A morte é um tema que sempre me deixou extasiado. Histórias sobre essa famigerada eram minhas preferidas na infância. Uma delas me tocava profundamente: a existência de um povo por aí que chorava quando alguém nascia e promovia a maior festança quando alguém morria. Era o trágico subordinado a alegria.Não chego a ter esse comportamento, necessariamente. A comparar com as pessoas que me rodeiam, contudo, sinto-me meio que deslocado. A morte não me amedronta; só quando ela rodeia meus amigos, parentes e conhecidos que me descabelo.

Talvez seja isso um exemplo perfeito para ilustrar a teoria de Morin sobre a morte. Quanto mais forte a individualidade do outro esteja presente sobre a nossa, maior a violência da perda. Por isso ninguém se esquenta com a morte de um vizinho pé-rapado qualquer e se comove profundamente com o obituário de alguma estrela. Assim, a morte é muito mais um evento social do que um mero fato biológico.

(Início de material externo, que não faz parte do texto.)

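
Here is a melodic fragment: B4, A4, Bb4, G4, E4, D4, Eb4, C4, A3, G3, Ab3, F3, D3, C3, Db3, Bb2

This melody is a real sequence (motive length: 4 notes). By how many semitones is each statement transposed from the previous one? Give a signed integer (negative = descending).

-7

The 4-note cells begin on B4, E4, A3, D3 — each down a 5th from the last.
Counting half-steps from B4 to E4: -7.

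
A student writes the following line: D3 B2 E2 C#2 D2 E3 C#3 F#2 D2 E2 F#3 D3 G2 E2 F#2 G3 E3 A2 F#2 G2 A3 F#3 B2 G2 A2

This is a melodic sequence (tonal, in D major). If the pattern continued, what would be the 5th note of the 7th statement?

C#3

Grouping in 5s, the 5th note of each cell is D2, E2, F#2, G2, A2.
Carrying that up a 2nd forward: B2 → C#3.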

Para Lewis Mumford, renomado historiador estadunidense, foi esse evento social um dos principais influenciadores na sedentarização do homem. Os nômades sempre retornavam aos locais onde haviam parentes enterrados. Esses lugares, apropriadamente denominados de necrópoles, deram origem às primeiras gerações de cidades. Curiosamente, as cidades dos mortos deram origem as cidades dos vivos.

Partindo do vivido, e não do concebido, o geógrafo paulista Eduardo Rezende estudou os múltiplos usos do cemitério. O objeto de pesquisa foi o cemitério de Vila Formosa. O autor é um exímio conhecedor dessas áreas. Mais de 400 receberam sua visita. Em Metrópole da morte, Necrópole da vida, Rezende mostra que existe sim vida nos cemitérios. Nem que seja para empinar pipas e soltar balões.

E assim, a alegria subverte a tragédia da morte, do fim, mais uma vez.